Sopla una brisa deliciosa que no acaricia
ningún rostro y el aire trae fragancias de libertad que nadie respira. Al menos hoy, no.
Las florecillas se afanan en adornar unas
veredas en las que nadie repara, y tejen alfombras de colores por las que nadie
se pasea. El sol regala rayos de vida a la piel que los quiera recibir, pero se
estrellan contra el suelo porque ahora no hay nadie para recogerlos.
Las mariposas despliegan en silencio su
belleza, y vuelan en círculos suaves llevadas por un vientecillo al que le da
miedo soplar. A veces el sol atraviesa sus alas y entonces el espectáculo es maravilloso,
pero nadie lo disfruta porque ahora aquí no hay nadie.
Batallones de girasoles se ponen de
puntillas para presumir de diademas amarillas, buscando una admiración que no
encuentran por más que se giren, y se tienen que conformar con sonreírle al
sol. Unas campanas tañen a lo lejos para que los pajarillos no se sientan solos
en sus trinos, y campanas y pajarillos se enredan en una melodía que se pierde
en un auditorio vacío, porque ahora no hay nadie que los pueda ovacionar.

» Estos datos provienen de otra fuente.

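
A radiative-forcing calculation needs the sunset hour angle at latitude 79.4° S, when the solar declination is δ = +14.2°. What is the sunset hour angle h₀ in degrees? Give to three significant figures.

cos h₀ = −tan ϕ · tan δ = 1.3521 ≥ 1, so the Sun never rises (polar night) and h₀ = 0.

h₀ = 0.00°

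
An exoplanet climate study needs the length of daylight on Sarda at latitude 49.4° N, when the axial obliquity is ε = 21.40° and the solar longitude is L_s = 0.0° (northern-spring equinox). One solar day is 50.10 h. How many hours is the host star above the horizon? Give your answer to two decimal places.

25.05 h

Solar declination: sin δ = sin ε · sin L_s = sin 21.40° × sin 0.0° = 0.00000, so δ = +0.000°.
cos h₀ = −tan ϕ · tan δ = −tan(+49.4°) × tan(+0.000°) = -0.0000, so h₀ = 1.5708 rad = 90.00°.
Daylight = 2h₀/(2π) × 50.10 h = (1.5708/π) × 50.10 = 25.05 h.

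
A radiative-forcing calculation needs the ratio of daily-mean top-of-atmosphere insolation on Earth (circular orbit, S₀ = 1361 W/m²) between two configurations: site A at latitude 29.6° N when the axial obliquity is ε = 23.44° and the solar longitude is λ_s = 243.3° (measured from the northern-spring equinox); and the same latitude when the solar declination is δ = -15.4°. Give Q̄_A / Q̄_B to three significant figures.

— Configuration A (φ=+29.6°):
Solar declination: sin δ = sin ε · sin λ_s = sin 23.44° × sin 243.3° = -0.35537, so δ = -20.816°.
cos H₀ = −tan(+29.6°) tan(-20.816°) = 0.2160, H₀ = 1.3531 rad.
Bracket: H₀ sin φ sin δ + cos φ cos δ sin H₀ = 1.3531×0.49394×-0.35537 + 0.86949×0.93472×0.97640 = -0.237512 + 0.793549 = 0.556037.
Q̄ = (S₀/π) × [bracket] = (1361/π) × 0.556037 = 240.89 W/m².
— Configuration B (φ=+29.6°):
cos H₀ = −tan(+29.6°) tan(-15.400°) = 0.1565, H₀ = 1.4137 rad.
Bracket: H₀ sin φ sin δ + cos φ cos δ sin H₀ = 1.4137×0.49394×-0.26556 + 0.86949×0.96410×0.98768 = -0.185436 + 0.827948 = 0.642512.
Q̄ = (S₀/π) × [bracket] = (1361/π) × 0.642512 = 278.35 W/m².
Ratio Q̄_A / Q̄_B = 240.89 / 278.35 = 0.8654.

Q̄_A / Q̄_B ≈ 0.865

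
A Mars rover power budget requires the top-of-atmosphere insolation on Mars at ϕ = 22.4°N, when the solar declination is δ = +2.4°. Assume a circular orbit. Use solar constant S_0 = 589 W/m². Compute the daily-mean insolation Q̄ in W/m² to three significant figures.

Q̄ ≈ 178 W/m²

cos h₀ = −tan(+22.4°) tan(+2.400°) = -0.0173, h₀ = 1.5881 rad.
Bracket: h₀ sin ϕ sin δ + cos ϕ cos δ sin h₀ = 1.5881×0.38107×0.04188 + 0.92455×0.99912×0.99985 = 0.025345 + 0.923598 = 0.948943.
Q̄ = (S_0/π) × [bracket] = (589/π) × 0.948943 = 177.9 W/m².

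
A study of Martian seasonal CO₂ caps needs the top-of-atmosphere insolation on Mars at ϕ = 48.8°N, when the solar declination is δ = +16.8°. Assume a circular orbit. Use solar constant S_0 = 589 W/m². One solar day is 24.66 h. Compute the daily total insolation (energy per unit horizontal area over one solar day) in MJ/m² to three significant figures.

cos h₀ = −tan(+48.8°) tan(+16.800°) = -0.3449, h₀ = 1.9229 rad.
Bracket: h₀ sin ϕ sin δ + cos ϕ cos δ sin h₀ = 1.9229×0.75241×0.28903 + 0.65869×0.95732×0.93865 = 0.418171 + 0.591891 = 1.010062.
Q̄ = (S_0/π) × [bracket] = (589/π) × 1.010062 = 189.37 W/m².
Daily total = Q̄ × 24.66 h × 3600 s/h = 189.37 × 24.66 × 3600 / 10⁶ = 16.81 MJ/m².

16.8 MJ/m²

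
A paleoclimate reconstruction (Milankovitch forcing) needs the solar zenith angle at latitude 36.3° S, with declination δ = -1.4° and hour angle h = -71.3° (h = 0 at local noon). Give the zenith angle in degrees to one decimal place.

cos θ_z = sin ϕ sin δ + cos ϕ cos δ cos h = 0.014464 + 0.258314 = 0.272778.
θ_z = arccos(0.272778) = 74.2°.

θ_z = 74.2°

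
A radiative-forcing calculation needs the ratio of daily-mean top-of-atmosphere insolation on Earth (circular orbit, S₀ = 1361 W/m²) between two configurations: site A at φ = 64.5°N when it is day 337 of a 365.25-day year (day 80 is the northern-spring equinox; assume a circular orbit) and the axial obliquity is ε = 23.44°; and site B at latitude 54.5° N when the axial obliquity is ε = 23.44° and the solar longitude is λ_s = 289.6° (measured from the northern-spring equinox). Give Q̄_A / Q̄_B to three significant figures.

Q̄_A / Q̄_B ≈ 0.128

— Configuration A (φ=+64.5°):
Solar longitude: λ_s = 360° × (337 − 80)/365.25 = 253.306°.
sin δ = sin 23.44° × sin 253.306° = -0.38102, so δ = -22.397°.
cos H₀ = −tan(+64.5°) tan(-22.397°) = 0.8640, H₀ = 0.5276 rad.
Bracket: H₀ sin φ sin δ + cos φ cos δ sin H₀ = 0.5276×0.90259×-0.38102 + 0.43051×0.92457×0.50348 = -0.181444 + 0.200403 = 0.018959.
Q̄ = (S₀/π) × [bracket] = (1361/π) × 0.018959 = 8.2134 W/m².
— Configuration B (φ=+54.5°):
Solar declination: sin δ = sin ε · sin λ_s = sin 23.44° × sin 289.6° = -0.37474, so δ = -22.008°.
cos H₀ = −tan(+54.5°) tan(-22.008°) = 0.5667, H₀ = 0.9684 rad.
Bracket: H₀ sin φ sin δ + cos φ cos δ sin H₀ = 0.9684×0.81412×-0.37474 + 0.58070×0.92713×0.82395 = -0.295443 + 0.443602 = 0.148159.
Q̄ = (S₀/π) × [bracket] = (1361/π) × 0.148159 = 64.185 W/m².
Ratio Q̄_A / Q̄_B = 8.2134 / 64.185 = 0.1280.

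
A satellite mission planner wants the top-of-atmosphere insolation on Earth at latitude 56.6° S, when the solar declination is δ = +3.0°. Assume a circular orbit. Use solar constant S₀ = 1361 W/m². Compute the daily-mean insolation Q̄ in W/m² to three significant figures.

cos H₀ = −tan(-56.6°) tan(+3.000°) = 0.0795, H₀ = 1.4912 rad.
Bracket: H₀ sin φ sin δ + cos φ cos δ sin H₀ = 1.4912×-0.83485×0.05234 + 0.55048×0.99863×0.99684 = -0.065160 + 0.547989 = 0.482829.
Q̄ = (S₀/π) × [bracket] = (1361/π) × 0.482829 = 209.2 W/m².

Q̄ ≈ 209 W/m²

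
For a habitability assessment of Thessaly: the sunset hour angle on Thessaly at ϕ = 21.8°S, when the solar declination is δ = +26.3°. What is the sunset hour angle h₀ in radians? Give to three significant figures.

h₀ = 1.37 rad

cos h₀ = −tan ϕ · tan δ = −tan(-21.8°) × tan(+26.300°) = 0.1977, so h₀ = 1.3718 rad = 78.60°.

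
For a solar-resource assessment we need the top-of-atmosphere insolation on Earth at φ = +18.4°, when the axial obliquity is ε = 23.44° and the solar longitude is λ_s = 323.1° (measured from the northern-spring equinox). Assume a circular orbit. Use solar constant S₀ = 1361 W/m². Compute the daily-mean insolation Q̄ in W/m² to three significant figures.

Q̄ ≈ 349 W/m²

Solar declination: sin δ = sin ε · sin λ_s = sin 23.44° × sin 323.1° = -0.23884, so δ = -13.818°.
cos H₀ = −tan(+18.4°) tan(-13.818°) = 0.0818, H₀ = 1.4889 rad.
Bracket: H₀ sin φ sin δ + cos φ cos δ sin H₀ = 1.4889×0.31565×-0.23884 + 0.94888×0.97106×0.99665 = -0.112248 + 0.918333 = 0.806085.
Q̄ = (S₀/π) × [bracket] = (1361/π) × 0.806085 = 349.2 W/m².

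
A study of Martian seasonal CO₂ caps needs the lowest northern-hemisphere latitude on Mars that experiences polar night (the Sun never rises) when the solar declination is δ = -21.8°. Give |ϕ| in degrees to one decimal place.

|ϕ| = 68.2°

Polar night requires cos h₀ = −tan ϕ tan δ ≥ 1, i.e. tan ϕ tan δ ≤ −1.
The boundary is |tan ϕ| · |tan δ| = 1, so |ϕ| = 90° − |δ| = 90° − 21.8° = 68.2° in the northern hemisphere.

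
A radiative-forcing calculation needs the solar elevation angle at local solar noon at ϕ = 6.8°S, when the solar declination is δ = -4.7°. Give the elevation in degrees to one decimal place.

87.9°

At local noon the hour angle is zero, so the zenith angle equals |ϕ − δ| = |-6.8° − (-4.700°)| = 2.100°.
Elevation = 90° − 2.100° = 87.9°.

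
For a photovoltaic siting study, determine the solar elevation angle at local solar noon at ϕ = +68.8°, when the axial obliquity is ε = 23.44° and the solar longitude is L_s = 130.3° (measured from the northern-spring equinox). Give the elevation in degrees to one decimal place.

Solar declination: sin δ = sin ε · sin L_s = sin 23.44° × sin 130.3° = 0.30338, so δ = +17.661°.
At local noon the hour angle is zero, so the zenith angle equals |ϕ − δ| = |+68.8° − (+17.661°)| = 51.139°.
Elevation = 90° − 51.139° = 38.9°.

38.9°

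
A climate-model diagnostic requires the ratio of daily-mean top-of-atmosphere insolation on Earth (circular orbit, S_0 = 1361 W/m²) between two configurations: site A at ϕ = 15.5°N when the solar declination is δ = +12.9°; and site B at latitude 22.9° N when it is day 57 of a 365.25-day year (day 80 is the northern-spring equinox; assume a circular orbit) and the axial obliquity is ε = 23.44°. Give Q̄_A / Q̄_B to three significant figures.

Q̄_A / Q̄_B ≈ 1.26

— Configuration A (ϕ=+15.5°):
cos h₀ = −tan(+15.5°) tan(+12.900°) = -0.0635, h₀ = 1.6344 rad.
Bracket: h₀ sin ϕ sin δ + cos ϕ cos δ sin h₀ = 1.6344×0.26724×0.22325 + 0.96363×0.97476×0.99798 = 0.097510 + 0.937411 = 1.034921.
Q̄ = (S_0/π) × [bracket] = (1361/π) × 1.034921 = 448.35 W/m².
— Configuration B (ϕ=+22.9°):
Solar longitude: L_s = 360° × (57 − 80)/365.25 = -22.669°, i.e. -22.669° + 360° = 337.331°.
sin δ = sin 23.44° × sin 337.331° = -0.15331, so δ = -8.819°.
cos h₀ = −tan(+22.9°) tan(-8.819°) = 0.0655, h₀ = 1.5052 rad.
Bracket: h₀ sin ϕ sin δ + cos ϕ cos δ sin h₀ = 1.5052×0.38912×-0.15331 + 0.92119×0.98818×0.99785 = -0.089794 + 0.908344 = 0.818550.
Q̄ = (S_0/π) × [bracket] = (1361/π) × 0.818550 = 354.61 W/m².
Ratio Q̄_A / Q̄_B = 448.35 / 354.61 = 1.264.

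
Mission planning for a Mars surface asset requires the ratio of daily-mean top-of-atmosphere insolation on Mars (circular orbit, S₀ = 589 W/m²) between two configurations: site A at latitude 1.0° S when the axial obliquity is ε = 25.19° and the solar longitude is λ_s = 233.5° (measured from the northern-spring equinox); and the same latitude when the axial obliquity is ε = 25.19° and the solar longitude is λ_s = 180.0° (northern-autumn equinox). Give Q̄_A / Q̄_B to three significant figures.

— Configuration A (φ=-1.0°):
Solar declination: sin δ = sin ε · sin λ_s = sin 25.19° × sin 233.5° = -0.34214, so δ = -20.007°.
cos H₀ = −tan(-1.0°) tan(-20.007°) = -0.0064, H₀ = 1.5772 rad.
Bracket: H₀ sin φ sin δ + cos φ cos δ sin H₀ = 1.5772×-0.01745×-0.34214 + 0.99985×0.93965×0.99998 = 0.009416 + 0.939490 = 0.948906.
Q̄ = (S₀/π) × [bracket] = (589/π) × 0.948906 = 177.91 W/m².
— Configuration B (φ=-1.0°):
Solar declination: sin δ = sin ε · sin λ_s = sin 25.19° × sin 180.0° = 0.00000, so δ = +0.000°.
cos H₀ = −tan(-1.0°) tan(+0.000°) = 0.0000, H₀ = 1.5708 rad.
Bracket: H₀ sin φ sin δ + cos φ cos δ sin H₀ = 1.5708×-0.01745×0.00000 + 0.99985×1.00000×1.00000 = -0.000000 + 0.999850 = 0.999850.
Q̄ = (S₀/π) × [bracket] = (589/π) × 0.999850 = 187.46 W/m².
Ratio Q̄_A / Q̄_B = 177.91 / 187.46 = 0.9491.

Q̄_A / Q̄_B ≈ 0.949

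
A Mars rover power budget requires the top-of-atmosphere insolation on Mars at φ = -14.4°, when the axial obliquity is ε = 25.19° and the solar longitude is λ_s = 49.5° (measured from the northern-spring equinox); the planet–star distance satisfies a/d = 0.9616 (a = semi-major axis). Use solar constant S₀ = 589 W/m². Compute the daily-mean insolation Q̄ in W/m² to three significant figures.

Q̄ ≈ 138 W/m²

Solar declination: sin δ = sin ε · sin λ_s = sin 25.19° × sin 49.5° = 0.32365, so δ = +18.884°.
cos H₀ = −tan(-14.4°) tan(+18.884°) = 0.0878, H₀ = 1.4829 rad.
Bracket: H₀ sin φ sin δ + cos φ cos δ sin H₀ = 1.4829×-0.24869×0.32365 + 0.96858×0.94618×0.99614 = -0.119356 + 0.912914 = 0.793558.
Inverse-square distance factor (a/d)² = 0.9616² = 0.924675.
Q̄ = (S₀/π) × 0.924675 × [bracket] = (589/π) × 0.924675 × 0.793558 = 137.6 W/m².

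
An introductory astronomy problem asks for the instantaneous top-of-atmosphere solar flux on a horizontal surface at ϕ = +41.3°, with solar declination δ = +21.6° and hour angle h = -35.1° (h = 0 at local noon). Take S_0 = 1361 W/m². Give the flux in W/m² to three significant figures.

cos θ_z = sin ϕ sin δ + cos ϕ cos δ cos h = 0.242963 + 0.571484 = 0.814447.
Flux = S_0 · cos θ_z = 1361 × 0.814447 = 1108 W/m².

1.11e+03 W/m²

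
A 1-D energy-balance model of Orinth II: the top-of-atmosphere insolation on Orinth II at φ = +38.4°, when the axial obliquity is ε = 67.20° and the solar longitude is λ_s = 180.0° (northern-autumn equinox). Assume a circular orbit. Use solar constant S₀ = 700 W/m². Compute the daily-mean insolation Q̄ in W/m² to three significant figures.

Solar declination: sin δ = sin ε · sin λ_s = sin 67.20° × sin 180.0° = 0.00000, so δ = +0.000°.
cos H₀ = −tan(+38.4°) tan(+0.000°) = -0.0000, H₀ = 1.5708 rad.
Bracket: H₀ sin φ sin δ + cos φ cos δ sin H₀ = 1.5708×0.62115×0.00000 + 0.78369×1.00000×1.00000 = 0.000000 + 0.783690 = 0.783690.
Q̄ = (S₀/π) × [bracket] = (700/π) × 0.783690 = 174.6 W/m².

Q̄ ≈ 175 W/m²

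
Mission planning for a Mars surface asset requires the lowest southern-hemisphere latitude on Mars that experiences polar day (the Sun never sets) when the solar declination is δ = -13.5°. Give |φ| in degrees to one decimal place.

|φ| = 76.5°

Polar day requires cos H₀ = −tan φ tan δ ≤ −1, i.e. tan φ tan δ ≥ 1.
The boundary is |tan φ| · |tan δ| = 1, so |φ| = 90° − |δ| = 90° − 13.5° = 76.5° in the southern hemisphere.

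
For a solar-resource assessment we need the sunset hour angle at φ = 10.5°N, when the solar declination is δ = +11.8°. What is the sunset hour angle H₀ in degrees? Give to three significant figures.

cos H₀ = −tan φ · tan δ = −tan(+10.5°) × tan(+11.800°) = -0.0387, so H₀ = 1.6095 rad = 92.22°.

H₀ = 92.2°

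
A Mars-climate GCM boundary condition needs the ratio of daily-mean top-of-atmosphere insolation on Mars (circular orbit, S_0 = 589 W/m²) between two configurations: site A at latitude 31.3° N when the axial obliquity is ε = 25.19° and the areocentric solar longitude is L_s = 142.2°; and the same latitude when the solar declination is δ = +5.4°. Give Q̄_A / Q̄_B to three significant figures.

Q̄_A / Q̄_B ≈ 1.13

— Configuration A (ϕ=+31.3°):
sin δ = sin 25.19° × sin 142.2° = 0.26087, so δ = +15.121°.
cos h₀ = −tan(+31.3°) tan(+15.121°) = -0.1643, h₀ = 1.7358 rad.
Bracket: h₀ sin ϕ sin δ + cos ϕ cos δ sin h₀ = 1.7358×0.51952×0.26087 + 0.85446×0.96537×0.98641 = 0.235248 + 0.813660 = 1.048908.
Q̄ = (S_0/π) × [bracket] = (589/π) × 1.048908 = 196.65 W/m².
— Configuration B (ϕ=+31.3°):
cos h₀ = −tan(+31.3°) tan(+5.400°) = -0.0575, h₀ = 1.6283 rad.
Bracket: h₀ sin ϕ sin δ + cos ϕ cos δ sin h₀ = 1.6283×0.51952×0.09411 + 0.85446×0.99556×0.99835 = 0.079611 + 0.849263 = 0.928874.
Q̄ = (S_0/π) × [bracket] = (589/π) × 0.928874 = 174.15 W/m².
Ratio Q̄_A / Q̄_B = 196.65 / 174.15 = 1.129.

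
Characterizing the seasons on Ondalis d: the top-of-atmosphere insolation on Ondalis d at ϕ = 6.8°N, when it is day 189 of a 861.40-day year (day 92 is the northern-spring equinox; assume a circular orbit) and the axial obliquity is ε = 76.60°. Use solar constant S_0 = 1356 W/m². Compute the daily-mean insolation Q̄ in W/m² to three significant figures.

Q̄ ≈ 384 W/m²

Solar longitude: L_s = 360° × (189 − 92)/861.40 = 40.539°.
sin δ = sin 76.60° × sin 40.539° = 0.63227, so δ = +39.218°.
cos h₀ = −tan(+6.8°) tan(+39.218°) = -0.0973, h₀ = 1.6683 rad.
Bracket: h₀ sin ϕ sin δ + cos ϕ cos δ sin h₀ = 1.6683×0.11840×0.63227 + 0.99297×0.77475×0.99525 = 0.124890 + 0.765649 = 0.890539.
Q̄ = (S_0/π) × [bracket] = (1356/π) × 0.890539 = 384.4 W/m².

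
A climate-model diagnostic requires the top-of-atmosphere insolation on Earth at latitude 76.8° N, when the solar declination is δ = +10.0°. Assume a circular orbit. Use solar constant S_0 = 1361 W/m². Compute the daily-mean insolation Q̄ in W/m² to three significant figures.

cos h₀ = −tan(+76.8°) tan(+10.000°) = -0.7518, h₀ = 2.4215 rad.
Bracket: h₀ sin ϕ sin δ + cos ϕ cos δ sin h₀ = 2.4215×0.97358×0.17365 + 0.22835×0.98481×0.65942 = 0.409384 + 0.148291 = 0.557675.
Q̄ = (S_0/π) × [bracket] = (1361/π) × 0.557675 = 241.6 W/m².

Q̄ ≈ 242 W/m²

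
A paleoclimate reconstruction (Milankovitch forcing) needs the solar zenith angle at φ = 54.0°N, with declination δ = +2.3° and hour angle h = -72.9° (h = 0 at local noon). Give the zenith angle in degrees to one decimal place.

θ_z = 78.2°

cos θ_z = sin φ sin δ + cos φ cos δ cos h = 0.032467 + 0.172693 = 0.205160.
θ_z = arccos(0.205160) = 78.2°.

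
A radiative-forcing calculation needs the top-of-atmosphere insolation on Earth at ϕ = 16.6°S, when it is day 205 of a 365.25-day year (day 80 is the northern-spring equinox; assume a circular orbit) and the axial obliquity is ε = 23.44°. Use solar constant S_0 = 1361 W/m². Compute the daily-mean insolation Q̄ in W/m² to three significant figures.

Solar longitude: L_s = 360° × (205 − 80)/365.25 = 123.203°.
sin δ = sin 23.44° × sin 123.203° = 0.33284, so δ = +19.441°.
cos h₀ = −tan(-16.6°) tan(+19.441°) = 0.1052, h₀ = 1.4654 rad.
Bracket: h₀ sin ϕ sin δ + cos ϕ cos δ sin h₀ = 1.4654×-0.28569×0.33284 + 0.95832×0.94298×0.99445 = -0.139344 + 0.898661 = 0.759317.
Q̄ = (S_0/π) × [bracket] = (1361/π) × 0.759317 = 329.0 W/m².

Q̄ ≈ 329 W/m²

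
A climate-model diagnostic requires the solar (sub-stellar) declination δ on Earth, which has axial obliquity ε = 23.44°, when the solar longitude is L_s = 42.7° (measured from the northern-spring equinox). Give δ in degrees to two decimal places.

δ = +15.65°

sin δ = sin ε · sin L_s = sin 23.44° × sin 42.7° = 0.269764.
δ = arcsin(0.269764) = +15.65°.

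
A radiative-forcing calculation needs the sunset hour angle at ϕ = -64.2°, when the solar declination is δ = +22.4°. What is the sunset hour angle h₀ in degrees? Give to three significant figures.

cos h₀ = −tan ϕ · tan δ = −tan(-64.2°) × tan(+22.400°) = 0.8526, so h₀ = 0.5498 rad = 31.50°.

h₀ = 31.5°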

Las hojas de los árboles se abanican unas
a otras suavemente. Sus sombras se proyectan en el suelo y bailan al compás de
los silbidos del viento. Bajo los álamos que hay junto al río se instala una
paz que no serena a ningún alma ni acuna ninguna siesta, paz desperdiciada,
porque ahora nadie se ha echado aquí a descansar. O a soñar.
De vez en cuando un avión atraviesa el
cielo y lo llena de arañazos para ubicar en el tiempo a los trigales y
riachuelos que han perdido la cuenta de los años transcurridos. También a lo
lejos las pacas de paja recuerdan con su empaquetado perfecto, como caramelos
gigantes lanzados desde el cielo, la mano del hombre.
En ocasiones bajan de la sierra algunas nubes negras, lloran unos minutos y se van. Las pocas nubecillas de hoy son blancas y pequeñas, y su minúscula sombra no llega al suelo. Están atravesando el cielo muy despacio, parecen despistadas, y acabarán por difuminarse, probablemente aburridas de no tener a quién aliviar del sol.
El campo entero se estira a lo largo y
ancho para dar cobijo a infinidad de prodigios. Se adapta sin rechistar a la
cadencia del cambio de estaciones y marca el ritmo de las vidas que alimenta. Lo
hizo en primavera y lo volverá a hacer en otoño, y luego en invierno, cuando
las primeras heladas endurezcan la tierra y el cielo se despida cada día con el
azul cobalto de los ocasos breves. Por la noche la luna rebotará en la nieve y
su reflejo creará figuras fabulosas en los caminos, en los árboles y en las
piedras, pero si no hay personas a las que sobrecoger, la magia será en balde.
La nieve se derretirá, será alimento de la
tierra y en silencio devolverá al paisaje la vida que protegía bajo su manto. Será
otro milagro sin testigos si ese día aquí no hay nadie para verlo.
Esto es un campo vivo y eterno, pero algo olvidado.
No hace tanto que labriegos y ganaderos trabajaban estas mismas tierras en
jornadas agotadoras, desde el lucero del alba hasta que el sol, compasivo, se
apagaba para obligarlos a descansar.
Aquí ahora no hay nadie, sólo estamos el
paisaje, sus pequeños habitantes silvestres, el ruido lejano de un motor y
yo.
No me he presentado. Yo soy el verano, y
pronto también me tendré que ir.
Os devuelvo amarillo el campo que recibí
con amapolas. Dejo segadas las eras y descansada la tierra, todo preparado para
nuevas cosechas. Os he llenado de zarzamoras los bordes de los caminos y os he regalado
cielos llenos de estrellas. He sacado de su letargo a plantas y animales que me
necesitan para vivir y les he alargado las horas de libertad.
Así tiene que ser.
Volveré a instalarme aquí un año más, y de
nuevo me recibirán las amapolas, las mariposas y las Perseidas, y volveré a
contároslo yo por si acaso nadie más lo hace.”